RIT Hosts Internet Safety Conference June 8

Technology has ushered in new threats against our nation’s youth.

Twenty-percent of youths aged 10-17 are sexually solicited over the Internet each year. Research also suggests that one-third of college students are victimized by more than one type of cybercrime each year—and one in four know who the offender was.

Rochester Institute of Technology’s Center for Multidisciplinary Studies is teaming with the National Center for Missing & Exploited Children’s New York branch to take action by hosting the Internet safety conference, “Keeping Children Safe: In a Changing Online World.”

“Children as young as six years of age now routinely access the Internet using computers or devices, such as cell phones, that enable text-messaging and transferring of digitized photos and other documents,” says Sam McQuade, the coordinator of the cross-disciplinary professional studies master’s program in RIT’s Center for Multidisciplinary Studies and author of the best-selling textbook Understanding and Managing Cybercrime.

McQuade will join Associate Professor Jennifer Schneider, from RIT’s civil engineering technology, environmental management and safety department, to provide a comparative overview of federally funded online information security and cyber ethics teaching tools that are currently available to kindergarten-12th grade school teachers.

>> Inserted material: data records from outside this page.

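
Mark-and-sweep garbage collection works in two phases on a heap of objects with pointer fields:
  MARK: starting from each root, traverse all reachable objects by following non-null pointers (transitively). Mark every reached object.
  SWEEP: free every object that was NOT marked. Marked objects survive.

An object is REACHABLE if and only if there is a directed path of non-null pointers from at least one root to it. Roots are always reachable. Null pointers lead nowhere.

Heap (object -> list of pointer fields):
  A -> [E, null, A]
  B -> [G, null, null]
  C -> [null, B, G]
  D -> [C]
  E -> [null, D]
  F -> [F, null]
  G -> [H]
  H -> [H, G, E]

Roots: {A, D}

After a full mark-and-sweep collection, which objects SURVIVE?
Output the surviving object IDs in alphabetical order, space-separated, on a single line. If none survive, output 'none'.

Answer: A B C D E G H

Derivation:
Roots: A D
Mark A: refs=E null A, marked=A
Mark D: refs=C, marked=A D
Mark E: refs=null D, marked=A D E
Mark C: refs=null B G, marked=A C D E
Mark B: refs=G null null, marked=A B C D E
Mark G: refs=H, marked=A B C D E G
Mark H: refs=H G E, marked=A B C D E G H
Unmarked (collected): F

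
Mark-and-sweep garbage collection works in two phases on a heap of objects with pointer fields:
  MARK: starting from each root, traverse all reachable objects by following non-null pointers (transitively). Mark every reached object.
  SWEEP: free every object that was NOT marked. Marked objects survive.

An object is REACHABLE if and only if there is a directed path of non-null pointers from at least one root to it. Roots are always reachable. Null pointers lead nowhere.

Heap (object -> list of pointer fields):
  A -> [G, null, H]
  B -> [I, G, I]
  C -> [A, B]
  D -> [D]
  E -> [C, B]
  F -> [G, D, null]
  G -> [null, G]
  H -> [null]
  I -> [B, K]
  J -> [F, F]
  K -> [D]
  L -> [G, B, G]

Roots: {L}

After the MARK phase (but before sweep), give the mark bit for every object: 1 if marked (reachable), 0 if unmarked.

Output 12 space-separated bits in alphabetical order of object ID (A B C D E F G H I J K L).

Roots: L
Mark L: refs=G B G, marked=L
Mark G: refs=null G, marked=G L
Mark B: refs=I G I, marked=B G L
Mark I: refs=B K, marked=B G I L
Mark K: refs=D, marked=B G I K L
Mark D: refs=D, marked=B D G I K L
Unmarked (collected): A C E F H J

Answer: 0 1 0 1 0 0 1 0 1 0 1 1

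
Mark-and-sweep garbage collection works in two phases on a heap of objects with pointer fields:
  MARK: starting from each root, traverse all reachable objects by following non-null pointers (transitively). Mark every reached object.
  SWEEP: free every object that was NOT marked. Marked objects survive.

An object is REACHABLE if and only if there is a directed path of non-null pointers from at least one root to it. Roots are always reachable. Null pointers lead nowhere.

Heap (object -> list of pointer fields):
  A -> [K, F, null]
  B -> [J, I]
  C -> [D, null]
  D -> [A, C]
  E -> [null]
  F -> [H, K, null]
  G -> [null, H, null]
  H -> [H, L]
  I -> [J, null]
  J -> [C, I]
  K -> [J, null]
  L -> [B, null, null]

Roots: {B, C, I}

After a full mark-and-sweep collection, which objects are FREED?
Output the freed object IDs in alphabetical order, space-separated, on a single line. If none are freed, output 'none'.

Answer: E G

Derivation:
Roots: B C I
Mark B: refs=J I, marked=B
Mark C: refs=D null, marked=B C
Mark I: refs=J null, marked=B C I
Mark J: refs=C I, marked=B C I J
Mark D: refs=A C, marked=B C D I J
Mark A: refs=K F null, marked=A B C D I J
Mark K: refs=J null, marked=A B C D I J K
Mark F: refs=H K null, marked=A B C D F I J K
Mark H: refs=H L, marked=A B C D F H I J K
Mark L: refs=B null null, marked=A B C D F H I J K L
Unmarked (collected): E G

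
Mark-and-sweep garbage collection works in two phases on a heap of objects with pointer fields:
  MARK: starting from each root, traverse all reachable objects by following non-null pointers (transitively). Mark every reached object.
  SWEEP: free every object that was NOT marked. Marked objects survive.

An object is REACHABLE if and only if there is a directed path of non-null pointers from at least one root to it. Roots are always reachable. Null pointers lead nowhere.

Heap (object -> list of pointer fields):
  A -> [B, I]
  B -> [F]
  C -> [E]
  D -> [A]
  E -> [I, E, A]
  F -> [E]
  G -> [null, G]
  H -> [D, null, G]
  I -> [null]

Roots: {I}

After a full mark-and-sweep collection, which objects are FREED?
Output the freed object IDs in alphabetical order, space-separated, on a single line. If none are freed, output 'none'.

Roots: I
Mark I: refs=null, marked=I
Unmarked (collected): A B C D E F G H

Answer: A B C D E F G H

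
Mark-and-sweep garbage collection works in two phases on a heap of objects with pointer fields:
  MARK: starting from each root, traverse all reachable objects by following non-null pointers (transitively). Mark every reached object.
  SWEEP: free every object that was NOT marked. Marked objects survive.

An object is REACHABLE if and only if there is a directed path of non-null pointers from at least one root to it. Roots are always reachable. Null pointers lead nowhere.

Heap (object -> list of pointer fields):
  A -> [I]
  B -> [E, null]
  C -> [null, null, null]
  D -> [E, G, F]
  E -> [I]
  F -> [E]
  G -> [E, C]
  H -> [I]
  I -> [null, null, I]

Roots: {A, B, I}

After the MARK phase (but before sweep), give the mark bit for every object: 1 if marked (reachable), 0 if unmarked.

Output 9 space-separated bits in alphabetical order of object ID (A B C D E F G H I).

Roots: A B I
Mark A: refs=I, marked=A
Mark B: refs=E null, marked=A B
Mark I: refs=null null I, marked=A B I
Mark E: refs=I, marked=A B E I
Unmarked (collected): C D F G H

Answer: 1 1 0 0 1 0 0 0 1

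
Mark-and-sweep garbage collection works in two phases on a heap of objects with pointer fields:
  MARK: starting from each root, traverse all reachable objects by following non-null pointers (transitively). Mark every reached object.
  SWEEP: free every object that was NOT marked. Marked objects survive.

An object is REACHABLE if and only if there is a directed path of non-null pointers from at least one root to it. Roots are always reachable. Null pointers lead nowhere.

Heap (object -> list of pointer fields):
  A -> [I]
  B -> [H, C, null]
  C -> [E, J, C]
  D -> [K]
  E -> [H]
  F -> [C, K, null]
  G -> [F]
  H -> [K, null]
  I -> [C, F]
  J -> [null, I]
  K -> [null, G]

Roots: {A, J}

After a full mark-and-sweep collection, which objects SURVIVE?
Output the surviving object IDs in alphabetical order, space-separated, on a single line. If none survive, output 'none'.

Roots: A J
Mark A: refs=I, marked=A
Mark J: refs=null I, marked=A J
Mark I: refs=C F, marked=A I J
Mark C: refs=E J C, marked=A C I J
Mark F: refs=C K null, marked=A C F I J
Mark E: refs=H, marked=A C E F I J
Mark K: refs=null G, marked=A C E F I J K
Mark H: refs=K null, marked=A C E F H I J K
Mark G: refs=F, marked=A C E F G H I J K
Unmarked (collected): B D

Answer: A C E F G H I J K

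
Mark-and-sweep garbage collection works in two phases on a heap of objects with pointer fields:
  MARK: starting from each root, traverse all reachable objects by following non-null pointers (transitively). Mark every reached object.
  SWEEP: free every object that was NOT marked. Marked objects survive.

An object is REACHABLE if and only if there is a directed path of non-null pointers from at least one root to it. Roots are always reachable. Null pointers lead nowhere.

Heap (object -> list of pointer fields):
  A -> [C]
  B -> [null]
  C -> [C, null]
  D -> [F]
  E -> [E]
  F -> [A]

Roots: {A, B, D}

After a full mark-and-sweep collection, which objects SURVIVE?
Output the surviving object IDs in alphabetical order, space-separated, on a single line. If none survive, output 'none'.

Answer: A B C D F

Derivation:
Roots: A B D
Mark A: refs=C, marked=A
Mark B: refs=null, marked=A B
Mark D: refs=F, marked=A B D
Mark C: refs=C null, marked=A B C D
Mark F: refs=A, marked=A B C D F
Unmarked (collected): E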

Other presentations include sessions by the Federal Bureau of Investigations and www.netsmartz.org.

FBI Supervisory Special Agent Holly Hubert will explore areas that are often dangerous for children on the Internet. Topics will include instant messaging, file sharing services and blogging Web sites that are frequently utilized by child predators.

Mike Robins, the community outreach coordinator for NetSmartz, will discuss the dangers children and teens may encounter online, the characteristics of Internet predators and victims, and Internet safety resources that can help prevent online victimization.

The event is open to the public. On-site registration begins at 8:00 a.m. June 8. The conference will be held 9 a.m.-5 p.m. and will be followed by a reception hosted by Wiley McKenzie, dean of RIT’s College of Applied Science and Technology.